Do your customers trust you? I’m willing to bet that you have some customers that trust you highly, and others that don’t.
I know this is the case with my handyman business. Some of my customers have told me they can’t wait to recommend me to their friends and hire me for future jobs. Others, I can see it in their eyes that I’m just another contractor trying rip them off. You can’t please everybody, but I know I could have made a stronger effort in some cases.
The real question is, what did I do differently to make some customers trust me?
In this post, I’ll discuss why your customers’ trust should be at the heart of your business plan. I’ll then share a few tips on how you can easily gain and keep the trust of your customers’. By doing a few small things, you can really separate yourself from other handymen.
The benefits of Trust
When you have gained the trust of a homeowner, it opens so many doors for you. Not only can you plan on return business, but they will recommend you to friends and family. When there is an issue with their home, even if they know you don’t handle that kind of issue, they will call you first. This is huge. You are basically their go to person for any home improvement or repair. They have so much trust in you that they know you will lead them in the right direction.
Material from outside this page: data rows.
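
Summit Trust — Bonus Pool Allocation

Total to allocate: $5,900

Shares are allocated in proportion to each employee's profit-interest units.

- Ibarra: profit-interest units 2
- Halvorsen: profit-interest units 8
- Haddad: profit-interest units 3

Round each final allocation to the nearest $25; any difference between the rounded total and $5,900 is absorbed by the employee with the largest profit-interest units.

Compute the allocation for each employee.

Ibarra: $900; Halvorsen: $3,650; Haddad: $1,350

Sum of profit-interest units: 13.
Unrounded shares: Ibarra 2/13 × $5,900 = 907.69; Halvorsen 8/13 × $5,900 = 3,630.77; Haddad 3/13 × $5,900 = 1,361.54.
After rounding ($25): Ibarra $900; Halvorsen $3,625; Haddad $1,350. Sum = $5,875.
Difference $5,900 − $5,875 = +$25 applied to largest profit-interest units (Halvorsen): Halvorsen becomes $3,650.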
Trust will also bring customer loyalty. Even if they know they can get something done cheaper, faster, or easier with someone else, they will still choose you. You no longer have to join the the price wars with your competitors, because there was no contest to begin with. You’ve got their loyalty, but not before you’ve gained their trust.
Another great benefit of having your customers’ trust is that they are less likely to question your price. Since you have already done jobs for them, given them a reasonable price, and delivered a quality product, they have no reason to think you will do otherwise this time around. Therefore, the sale is already made and now you just need to get to work. Nice.
6 Easy Ways to Gain a Customer’s Trust
There are literally hundreds of ways that you can build trust with a customer, but I’m going to focus on some easy, somewhat obvious, and effective ways with this list. As easy and obvious as they are, you’d be surprised at how many people fail miserably at them. A little effort in this area will go a long way.
- Be established. By this I mean get a uniform, have a website, get vinyl decals on your truck, have business cards, and just look like a professional. People will think you’ve been around for a while and you will gain trust immediately. This is super important when just started out.
- Explain yourself. When you provide a quote, make sure and tell them exactly how and why you will do what you do. Go through the major steps and explain the materials needed and potential issues. As you do this, the customer may not even follow half of what you say. That’s ok, because you’ve just accomplished 2 things. You’ve shown that you know what your doing and justified the quote you provided. When you quote a drywall fix and the customer realizes that there is much more to it than slapping one layer of mud and then painting it, they be less likely to question the price and your trustworthiness.
- Bill what you quoted. I guarantee you will under bid several jobs. We all do it and it sucks when we do. When this happens to me, I tend to find myself figuring out ways to charge more than I quoted or cut corners to make it worth my time. However much you want to do this, DON’T. If you want your customers’ trust, bill them what you quoted and not a dime more and keep your quality standards. I’ve actually had 4 customers pay me more than I billed them because they thought it was too cheap! It was, but I guarantee I have their trust.
- Be on time. If you say you’re going to be at their house at 9 am, be there at 9 am. If you show up at 9:15, you’ve already taken a step in the wrong direction. You’ve already failed to follow through once, now how are they suppose to believe anything else you say? Be on time, it’s too easy not to. If you can’t be on time, give them a window of time when you expect to arrive.
- Call them by name. I have to admit that I’m terrible at this one. I can forget a name before the person even finishes telling it to me. When I do actually remember a name, I make sure to use it, however. It makes the customer feel more important when you call them by name. It shows that you care (even if you don’t), and they aren’t just an avenue for you to get more money.
- Listen. Here’s another one that I need to work on. It’s alway’s a good idea to impart your knowledge on your customers to show you know what you’re doing, but make sure and listen to what they have to say first. They need to feel like they can effectively communicate with you without being cut off or ignored. If they are telling you a story about their life, ask questions opposed to talking about yourself. People love to talk about themselves. Take this opportunity to really listen and build a little trust.